COMO NOS QUITAN LA TIERRA?

18.12.2020 16:36

 

Sobre el proyecto

 

Rutas del Conflicto, con el apoyo de la Fundación Heinrich Boll les presentan esta serie que cuenta cómo nació y se perfeccionó una fórmula para desplazar violentamente a millones de campesinos y comunidades étnicas, despojarlos de sus predios y territorios con la ayuda de servidores públicos, todo para montar negocios de empresas petroleras y agroindustriales.

La serie consta de cuatro capítulos en los que se muestra desde el experimento criminal para probar la fórmula, la expansión de ese modelo a los Montes María, su perfeccionamiento en los Llanos Orientales y sus víctimas más reciente, la selva amazónica y los indígenas Nukak-Maku. ¿Cómo nos quitan la tierra?

 

Curvaradó y Jiguamiandó,

el experimento del negocio criminal

En el Bajo Atrato, la Casa Castaño puso a prueba una idea que marcaría el futuro del país: la incursión del paramilitarismo en la agroindustria, especialmente en el cultivo de palma de aceite. A punta de masacres, desplazamientos y alianzas con militares, empresarios y funcionarios torcidos; los Castaño le arrebataron su tierra ancestral afro a los Consejos Comunitarios de Curvaradó y Jiguamiandó. Una fórmula que años más tarde replicarían por todo el país. 

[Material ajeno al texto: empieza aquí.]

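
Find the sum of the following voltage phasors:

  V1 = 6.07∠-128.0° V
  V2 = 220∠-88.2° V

Step 1 — Convert each phasor to rectangular form:
  V1 = 6.07·(cos(-128.0°) + j·sin(-128.0°)) = -3.737 - j4.783 V
  V2 = 220·(cos(-88.2°) + j·sin(-88.2°)) = 6.91 - j219.9 V
Step 2 — Sum components: V_total = 3.173 - j224.7 V.
Step 3 — Convert to polar: |V_total| = 224.7 V, ∠V_total = -89.2°.

V_total = 224.7∠-89.2° V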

Consulte el caso completo de Curvaradó y de Jiguamiandó.

Maria la Baja,

la expansión del modelo

A finales de la década de los 90, llegó a María la Baja una oleada de violencia paramilitar que expulsó a cientos de familias campesinas. Tal como sucedió en el capítulo anterior, muchas familias fueron presionadas para vender su tierra, sólo que en este caso, eran predios incorados. En el nuevo milenio, llegaron la palma aceitera, en cabeza del grupo empresarial Oleoflores; y otras actividades agroindustriales, como la siembra de teca, piña e incluso la ganadería.

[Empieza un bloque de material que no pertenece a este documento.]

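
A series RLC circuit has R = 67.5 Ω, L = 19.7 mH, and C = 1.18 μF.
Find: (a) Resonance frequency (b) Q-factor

Step 1 — Resonance condition Im(Z)=0 gives ω₀ = 1/√(LC).
Step 2 — ω₀ = 1/√(0.0197·1.18e-06) = 6559 rad/s.
Step 3 — f₀ = ω₀/(2π) = 1044 Hz.
Step 4 — Series Q: Q = ω₀L/R = 6559·0.0197/67.5 = 1.914.

(a) f₀ = 1044 Hz  (b) Q = 1.914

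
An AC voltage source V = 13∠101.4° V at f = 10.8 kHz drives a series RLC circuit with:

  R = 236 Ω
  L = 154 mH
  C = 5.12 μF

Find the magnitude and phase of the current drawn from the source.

Step 1 — Angular frequency: ω = 2π·f = 2π·1.08e+04 = 6.786e+04 rad/s.
Step 2 — Component impedances:
  R: Z = R = 236 Ω
  L: Z = jωL = j·6.786e+04·0.154 = 0 + j1.045e+04 Ω
  C: Z = 1/(jωC) = -j/(ω·C) = 0 - j2.878 Ω
Step 3 — Series combination: Z_total = R + L + C = 236 + j1.045e+04 Ω = 1.045e+04∠88.7° Ω.
Step 4 — Source phasor: V = 13∠101.4° V = -2.57 + j12.74 V.
Step 5 — Ohm's law: I = V / Z_total = (-2.57 + j12.74) / (236 + j1.045e+04) = 0.001214 + j0.0002734 A.
Step 6 — Convert to polar: |I| = 0.001244 A, ∠I = 12.7°.

I = 0.001244∠12.7° A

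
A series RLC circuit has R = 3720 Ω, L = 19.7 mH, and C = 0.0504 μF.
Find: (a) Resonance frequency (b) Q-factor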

Consulte el caso completo de María la Baja

Puerto Gaitán,

el perfeccionamiento de la fórmula

La “multinacional-local” Pacific Rubiales llegó a Colombia a construir un emporio en torno a la extracción de hidrocarburos en Puerto Gaitan, Metan. Un territorio de 55 mil hectáreas marcadas por la colonización de víctimas de la Violencia, el acaparamiento y despojo de tierras por narcos y esmeralderos, amparados por grupos armados ilegales fue el escenario para el acaparamiento por parte de la petrolera.La zona también resultó muy fértil para empresas de ganadería extensiva, palma, soya y petróleo. En La república independiente de Pacific, la locomotora de la fórmula se puso en marcha. 

Consulte el caso completo de Puerto Gaitan.

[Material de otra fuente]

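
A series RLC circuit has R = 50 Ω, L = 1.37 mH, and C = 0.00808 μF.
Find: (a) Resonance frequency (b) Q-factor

Step 1 — Resonance condition Im(Z)=0 gives ω₀ = 1/√(LC).
Step 2 — ω₀ = 1/√(0.00137·8.08e-09) = 3.006e+05 rad/s.
Step 3 — f₀ = ω₀/(2π) = 4.784e+04 Hz.
Step 4 — Series Q: Q = ω₀L/R = 3.006e+05·0.00137/50 = 8.235.

(a) f₀ = 4.784e+04 Hz  (b) Q = 8.235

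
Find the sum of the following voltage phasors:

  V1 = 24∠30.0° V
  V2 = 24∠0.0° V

Step 1 — Convert each phasor to rectangular form:
  V1 = 24·(cos(30.0°) + j·sin(30.0°)) = 20.78 + j12 V
  V2 = 24·(cos(0.0°) + j·sin(0.0°)) = 24 V
Step 2 — Sum components: V_total = 44.78 + j12 V.
Step 3 — Convert to polar: |V_total| = 46.36 V, ∠V_total = 15.0°.

V_total = 46.36∠15.0° V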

En la frontera entre la Orinoquía y la Amazonía, amplias zonas de conservación como los PNN Macarena, Tinigua y Picachos, así como la Serranía del Chiribiquete y la Reserva Natural Nukak han sido escenarios de tala indiscriminada de selva virgen, para los negocios de la ganadería extensiva, la siembra de palma, eucalipto, chontaduro y en menor medida de coca. La fórmula para apropiarse la tierra parece repetirse en una región habitada por la comunidad indigena Nukak, el último pueblo nómada de Colombia, en riesgo de extinción. La deforestación se incrementó desde la firma del Acuerdo de Paz con las Farc, en que se comprometía el estado a velar por los intereses de estas comunidades violentadas históricamente.